Sticking with Subscriptions
“Now, competitively, there are still a number of differences that will exist as the market evolves. So, I think all the major competitors will have online bookable inventory.
“However, what will be different on HomeAway? Online bookable doesn’t mean we’ll get out of the subscription business. Our customers love subscriptions, they love it. The vast majority of customers don’t want to be paying commissions to somebody. So, we are going to keep to that as a differentiator in our business, no question about it.”
“We are going to be free to travelers. TripAdvisor and Airbnb have chosen to charge big fees to travelers. Well, we’re going to have a pretty sizeable marketing budget in the next few years. And we’re going to be letting everybody know, when you come to our platform and you don’t pay a fee and we think that’s a big deal, because if you look historically at the travel industry, those competitors who adopted no traveler fees first are the ones that ended up being the big winners in that business.”

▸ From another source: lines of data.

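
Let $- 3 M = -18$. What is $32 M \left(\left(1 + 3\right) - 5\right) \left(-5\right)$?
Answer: $960$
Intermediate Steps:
$M = 6$ ($M = \left(- \frac{1}{3}\right) \left(-18\right) = 6$)
$32 M \left(\left(1 + 3\right) - 5\right) \left(-5\right) = 32 \cdot 6 \left(\left(1 + 3\right) - 5\right) \left(-5\right) = 192 \left(4 - 5\right) \left(-5\right) = 192 \left(\left(-1\right) \left(-5\right)\right) = 192 \cdot 5 = 960$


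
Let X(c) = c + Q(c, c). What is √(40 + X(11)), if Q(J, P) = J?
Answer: √62 ≈ 7.8740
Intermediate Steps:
X(c) = 2*c (X(c) = c + c = 2*c)
√(40 + X(11)) = √(40 + 2*11) = √(40 + 22) = √62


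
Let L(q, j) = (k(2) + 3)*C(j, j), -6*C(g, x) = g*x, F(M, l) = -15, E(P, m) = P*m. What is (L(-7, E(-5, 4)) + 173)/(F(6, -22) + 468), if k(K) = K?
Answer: -481/1359 ≈ -0.35394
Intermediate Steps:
C(g, x) = -g*x/6
L(q, j) = -5*j²/6 (L(q, j) = (2 + 3)*(-j*j/6) = 5*(-j²/6) = -5*j²/6)
(L(-7, E(-5, 4)) + 173)/(F(6, -22) + 468) = (-5*(-5*4)²/6 + 173)/(-15 + 468) = (-⅚*(-20)² + 173)/453 = (-⅚*400 + 173)*(1/453) = (-1000/3 + 173)*(1/453) = -481/3*1/453 = -481/1359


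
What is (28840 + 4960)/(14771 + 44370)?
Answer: 33800/59141 ≈ 0.57152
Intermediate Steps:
(28840 + 4960)/(14771 + 44370) = 33800/59141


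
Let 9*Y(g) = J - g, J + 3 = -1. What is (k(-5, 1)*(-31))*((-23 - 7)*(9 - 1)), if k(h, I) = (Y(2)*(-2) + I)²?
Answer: 121520/3 ≈ 40507.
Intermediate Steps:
J = -4 (J = -3 - 1 = -4)
Y(g) = -4/9 - g/9 (Y(g) = (-4 - g)/9 = -4/9 - g/9)
k(h, I) = (4/3 + I)² (k(h, I) = ((-4/9 - ⅑*2)*(-2) + I)² = ((-4/9 - 2/9)*(-2) + I)² = (-⅔*(-2) + I)² = (4/3 + I)²)
(k(-5, 1)*(-31))*((-23 - 7)*(9 - 1)) = (((4 + 3*1)²/9)*(-31))*((-23 - 7)*(9 - 1)) = (((4 + 3)²/9)*(-31))*(-30*8) = (((⅑)*7²)*(-31))*(-240) = (((⅑)*49)*(-31))*(-240) = ((49/9)*(-31))*(-240) = -1519/9*(-240) = 121520/3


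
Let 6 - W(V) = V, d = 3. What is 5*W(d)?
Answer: 15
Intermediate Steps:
W(V) = 6 - V
5*W(d) = 5*(6 - 1*3) = 5*(6 - 3) = 5*3 = 15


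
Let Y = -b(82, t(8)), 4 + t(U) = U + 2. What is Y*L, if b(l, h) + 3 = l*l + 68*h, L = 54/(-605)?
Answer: 384966/605 ≈ 636.31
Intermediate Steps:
L = -54/605 (L = 54*(-1/605) = -54/605 ≈ -0.089256)
t(U) = -2 + U (t(U) = -4 + (U + 2) = -4 + (2 + U) = -2 + U)
b(l, h) = -3 + l² + 68*h (b(l, h) = -3 + (l*l + 68*h) = -3 + (l² + 68*h) = -3 + l² + 68*h)
Y = -7129 (Y = -(-3 + 82² + 68*(-2 + 8)) = -(-3 + 6724 + 68*6) = -(-3 + 6724 + 408) = -1*7129 = -7129)
Y*L = -7129*(-54/605) = 384966/605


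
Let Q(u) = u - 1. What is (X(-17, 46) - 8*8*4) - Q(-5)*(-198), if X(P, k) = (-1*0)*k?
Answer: -1444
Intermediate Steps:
Q(u) = -1 + u
X(P, k) = 0 (X(P, k) = 0*k = 0)
(X(-17, 46) - 8*8*4) - Q(-5)*(-198) = (0 - 8*8*4) - (-1 - 5)*(-198) = (0 - 64*4) - (-6)*(-198) = (0 - 256) - 1*1188 = -256 - 1188 = -1444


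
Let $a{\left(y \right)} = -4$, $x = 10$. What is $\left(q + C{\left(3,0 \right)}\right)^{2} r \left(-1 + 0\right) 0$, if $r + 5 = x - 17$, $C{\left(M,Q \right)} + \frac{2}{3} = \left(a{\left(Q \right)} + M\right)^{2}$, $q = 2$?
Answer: $0$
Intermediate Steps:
$C{\left(M,Q \right)} = - \frac{2}{3} + \left(-4 + M\right)^{2}$
$r = -12$ ($r = -5 + \left(10 - 17\right) = -5 - 7 = -12$)
$\left(q + C{\left(3,0 \right)}\right)^{2} r \left(-1 + 0\right) 0 = \left(2 - \left(\frac{2}{3} - \left(-4 + 3\right)^{2}\right)\right)^{2} \left(-12\right) \left(-1 + 0\right) 0 = \left(2 - \left(\frac{2}{3} - \left(-1\right)^{2}\right)\right)^{2} \left(-12\right) \left(\left(-1\right) 0\right) = \left(2 + \left(- \frac{2}{3} + 1\right)\right)^{2} \left(-12\right) 0 = \left(2 + \frac{1}{3}\right)^{2} \left(-12\right) 0 = \left(\frac{7}{3}\right)^{2} \left(-12\right) 0 = \frac{49}{9} \left(-12\right) 0 = \left(- \frac{196}{3}\right) 0 = 0$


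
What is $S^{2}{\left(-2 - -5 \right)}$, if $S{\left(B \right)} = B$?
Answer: $9$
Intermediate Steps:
$S^{2}{\left(-2 - -5 \right)} = \left(-2 - -5\right)^{2} = \left(-2 + 5\right)^{2} = 3^{2} = 9$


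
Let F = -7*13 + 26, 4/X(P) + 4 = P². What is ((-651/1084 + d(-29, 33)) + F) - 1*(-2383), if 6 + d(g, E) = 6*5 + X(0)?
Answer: 2536993/1084 ≈ 2340.4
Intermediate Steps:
X(P) = 4/(-4 + P²)
F = -65 (F = -91 + 26 = -65)
d(g, E) = 23 (d(g, E) = -6 + (6*5 + 4/(-4 + 0²)) = -6 + (30 + 4/(-4 + 0)) = -6 + (30 + 4/(-4)) = -6 + (30 + 4*(-¼)) = -6 + (30 - 1) = -6 + 29 = 23)
((-651/1084 + d(-29, 33)) + F) - 1*(-2383) = ((-651/1084 + 23) - 65) - 1*(-2383) = ((-651*1/1084 + 23) - 65) + 2383 = ((-651/1084 + 23) - 65) + 2383 = (24281/1084 - 65) + 2383 = -46179/1084 + 2383 = 2536993/1084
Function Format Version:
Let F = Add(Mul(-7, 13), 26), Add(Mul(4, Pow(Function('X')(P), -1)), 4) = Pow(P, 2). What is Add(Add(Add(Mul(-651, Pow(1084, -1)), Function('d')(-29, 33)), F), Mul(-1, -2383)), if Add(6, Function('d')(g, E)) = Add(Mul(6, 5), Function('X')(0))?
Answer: Rational(2536993, 1084) ≈ 2340.4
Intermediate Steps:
Function('X')(P) = Mul(4, Pow(Add(-4, Pow(P, 2)), -1))
F = -65 (F = Add(-91, 26) = -65)
Function('d')(g, E) = 23 (Function('d')(g, E) = Add(-6, Add(Mul(6, 5), Mul(4, Pow(Add(-4, Pow(0, 2)), -1)))) = Add(-6, Add(30, Mul(4, Pow(Add(-4, 0), -1)))) = Add(-6, Add(30, Mul(4, Pow(-4, -1)))) = Add(-6, Add(30, Mul(4, Rational(-1, 4)))) = Add(-6, Add(30, -1)) = Add(-6, 29) = 23)
Add(Add(Add(Mul(-651, Pow(1084, -1)), Function('d')(-29, 33)), F), Mul(-1, -2383)) = Add(Add(Add(Mul(-651, Pow(1084, -1)), 23), -65), Mul(-1, -2383)) = Add(Add(Add(Mul(-651, Rational(1, 1084)), 23), -65), 2383) = Add(Add(Add(Rational(-651, 1084), 23), -65), 2383) = Add(Add(Rational(24281, 1084), -65), 2383) = Add(Rational(-46179, 1084), 2383) = Rational(2536993, 1084)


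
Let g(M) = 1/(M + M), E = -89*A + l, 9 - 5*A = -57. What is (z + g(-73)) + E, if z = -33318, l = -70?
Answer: -25230849/730 ≈ -34563.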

“There is no doubt that we can charge higher prices, we have said that consistently. But there is a limit.
If you look at right now naturally, what’s happening in our subscription prices, I mean was up 12% year-on-year this quarter and that’s been – I mean it’s been virtually every year, been in the business it’s between 12% and 14%, compounded every single year.
So prices are going up pretty rapidly. I think they will continue to go up pretty rapidly.
Now, we have opportunities. Lot of people asks this, well, when are you going to do geographic pricing? We are not working on geographic pricing right now, that’s potentially a long-term opportunity. People ask us, well, when you’re going to raise the high-end, because the value of being a platinum subscriber in your site is really high. And the answer of that is, yep that’s a huge opportunity we have too. And we may do a little bit of that in 2015.
But as long as the pricing is going up naturally, that’s a level we can save, if we need that in the future. And we really like to be the company that continues to deliver good value. Because if we take the value away that we deliver then we’re just the same as everybody else. And so, that’s also why I say the subscription business is a huge competitive advantage for us, because once somebody is a high performing customer in one of these businesses they have a preference for that, because it’s a better value and that makes them very sticky customers for us. And I am not sure everybody quite appreciates how important that is.”
These are the ravings of a man who has sacrificed his base market on the altar of a $500,000 performance bonus. Company revenue is generated by property owners. They are the customers, so it makes no sense to alienate them to provide a better service for travellers, the customers of his customers. Property owners know that what sets them apart is their friendly, personal service when inviting guests to stay in their own holiday cottage. If travellers wanted fast impersonal responses they would book a hotel room.
all consistent with his speech at PhocusWright.